For regulators and consumer advocates, the main question is proportionality. What data is truly necessary to deliver navigation, maintenance alerts, emergency support, or media features, and what data is being captured because it has secondary commercial value? Mozilla’s position, as described in the source, is that current practices have crossed that line.
This matters because cars occupy a uniquely intimate place in everyday life. A phone can reveal a person’s habits, but a vehicle can map movement, routine, commuting patterns, and destination histories in a way that may be especially revealing. Once that information is paired with app ecosystems and outside data brokers, the picture becomes even more detailed.
A consumer issue likely to grow
The rise of software-defined vehicles means the privacy debate is unlikely to fade. As more cars add always-on connectivity, more cameras and sensors, and deeper links to digital services, questions about data minimization and consent will become harder to avoid.
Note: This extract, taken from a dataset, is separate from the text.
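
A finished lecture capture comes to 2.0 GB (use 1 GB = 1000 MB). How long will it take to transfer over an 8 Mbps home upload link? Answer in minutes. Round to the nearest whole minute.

File: 2.0 GB = 16000.0 Mb.
At 8 Mbps: 16000.0 / 8 = 2000.0 s ≈ 33.3 minutes.

33 minutes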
The Mozilla Foundation’s argument is not simply that cars collect data, but that they collect too much of it and may use it in ways consumers do not expect. That makes privacy a central design and policy issue for the auto industry, not a side concern buried in terms of service.
For drivers, the immediate challenge is visibility. Most people understand that a smartphone is gathering information. Far fewer may realize that their car, its app, and its service network could be doing something similar at large scale. As connected features become standard rather than premium, the pressure for clearer safeguards will only increase.